Cyberattack Hits the Municipality of Palermo
A massive cyber attack recently targeted the municipality of Palermo in southern Italy, which significantly affected various services and operations used by citizens and visiting tourists. Palermo is the fifth-most populous city in Italy, with a population of 1.3 million and an average of 2.3 million visiting tourists annually. The cyberattack rendered all its websites, online portals, and services inoperative for over three days.
Despite adopting phishing attack prevention measures, local IT experts couldn’t immediately restore Palermo’s systems, including its municipal police operations center, public video surveillance management, and all other municipal services. Apart from disrupting the lives of citizens, this attack prevented tourists from booking online tickets for theaters, museums, or sports facilities. It is not certain whether ransomware was responsible for this attack, but if it were the case, then there is a good chance that threat actors stole enough data to conduct double-extortion.

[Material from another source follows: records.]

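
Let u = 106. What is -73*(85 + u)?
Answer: -13943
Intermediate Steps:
-73*(85 + u) = -73*(85 + 106) = -73*191 = -13943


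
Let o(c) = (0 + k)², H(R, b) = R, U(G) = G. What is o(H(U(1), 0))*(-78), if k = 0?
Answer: 0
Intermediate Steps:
o(c) = 0 (o(c) = (0 + 0)² = 0² = 0)
o(H(U(1), 0))*(-78) = 0*(-78) = 0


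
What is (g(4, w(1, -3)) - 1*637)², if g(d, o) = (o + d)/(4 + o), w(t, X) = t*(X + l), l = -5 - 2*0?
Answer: 404496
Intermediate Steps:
l = -5 (l = -5 + 0 = -5)
w(t, X) = t*(-5 + X) (w(t, X) = t*(X - 5) = t*(-5 + X))
g(d, o) = (d + o)/(4 + o)
(g(4, w(1, -3)) - 1*637)² = ((4 + 1*(-5 - 3))/(4 + 1*(-5 - 3)) - 1*637)² = ((4 + 1*(-8))/(4 + 1*(-8)) - 637)² = ((4 - 8)/(4 - 8) - 637)² = (-4/(-4) - 637)² = (-¼*(-4) - 637)² = (1 - 637)² = (-636)² = 404496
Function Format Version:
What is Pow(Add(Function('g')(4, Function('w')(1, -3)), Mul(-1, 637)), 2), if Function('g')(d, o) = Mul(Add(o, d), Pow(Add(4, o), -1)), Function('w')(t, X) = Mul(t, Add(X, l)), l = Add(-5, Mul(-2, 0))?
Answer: 404496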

Data Breach Affects Over 30,000 Transact Campus Students
A data breach at Transact Campus recently exposed the personally identifiable information (PII) of over 30,000 US students. Transact Campus is a platform facilitating educational transactions for students enrolled in US-based higher education institutions. The platform was recently found to expose a 5GB database stored on a misconfigured Elasticsearch server. Consequently, around 1 million sensitive and confidential records belonging to more than 30,000 students were exposed. This includes their names, contact numbers, email addresses, plain text login details, credit card information, transaction and purchased meal details, etc.
So far, it is unclear whether the adversaries could access the unprotected database, but if they could, it poses a greater risk of targeted cyberattacks for the affected students. Account takeovers are also a possibility since the server records unencrypted login credentials.

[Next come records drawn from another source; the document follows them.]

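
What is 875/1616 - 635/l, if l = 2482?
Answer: 572795/2005456 ≈ 0.28562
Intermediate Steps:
875/1616 - 635/l = 875/1616 - 635/2482 = 572795/2005456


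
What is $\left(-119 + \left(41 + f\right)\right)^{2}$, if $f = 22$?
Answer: $3136$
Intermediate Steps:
$\left(-119 + \left(41 + f\right)\right)^{2} = \left(-119 + \left(41 + 22\right)\right)^{2} = \left(-119 + 63\right)^{2} = \left(-56\right)^{2} = 3136$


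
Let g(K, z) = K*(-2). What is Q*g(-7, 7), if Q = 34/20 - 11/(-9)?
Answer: 1841/45 ≈ 40.911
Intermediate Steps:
g(K, z) = -2*K
Q = 263/90 (Q = 34*(1/20) - 11*(-1/9) = 17/10 + 11/9 = 263/90 ≈ 2.9222)
Q*g(-7, 7) = 263*(-2*(-7))/90 = (263/90)*14 = 1841/45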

Transact Campus initially denied the attack and said the exposed credentials were fake, but security researchers proved otherwise. Eventually, the company launched an internal investigation and adopted anti-phishing protection measures. It was later confirmed that the exposed database belonged to a third party called Sodexo and that the breach did not affect any Transact Campus servers. Sodexo sent out breach notifications to affected users but refrained from commenting further on the issue.
Cyberattack Targets DEX Platform Maiar
A cyberattack recently targeted the decentralized crypto exchange platform Maiar and stole $113 million from it. Maiar calls itself ‘the future of money, and this recent attack on its platform was conducted by exploiting an internal bug. Currently, Maiar’s security team is investigating the breach and working on recovering the DEX. The developers have patched the bug, and Maiar’s website presently says it is undergoing ‘scheduled maintenance.’

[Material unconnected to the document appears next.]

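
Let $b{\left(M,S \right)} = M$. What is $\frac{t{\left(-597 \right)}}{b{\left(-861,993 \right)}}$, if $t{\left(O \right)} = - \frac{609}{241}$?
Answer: $\frac{29}{9881} \approx 0.0029349$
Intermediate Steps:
$t{\left(O \right)} = - \frac{609}{241}$ ($t{\left(O \right)} = \left(-609\right) \frac{1}{241} = - \frac{609}{241}$)
$\frac{t{\left(-597 \right)}}{b{\left(-861,993 \right)}} = - \frac{609}{241 \left(-861\right)} = \left(- \frac{609}{241}\right) \left(- \frac{1}{861}\right) = \frac{29}{9881}$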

Reportedly, the adversaries stole around 1,650,000 EGLD (Maiar’s native token on the Elrond blockchain), which comes to about $113 million. Investigations revealed that the hackers used three different wallets to drain the funds and sold 800,000 EGLD, causing its price to dip from $76 to $5.
Fortunately, the Elrond Foundation has recovered most of the exploited funds. It is expected to be operational again when its price is at par with the EGLD price on Binance (currently $67.72). A new blockchain version will soon be released, but till then, operations remain minimal.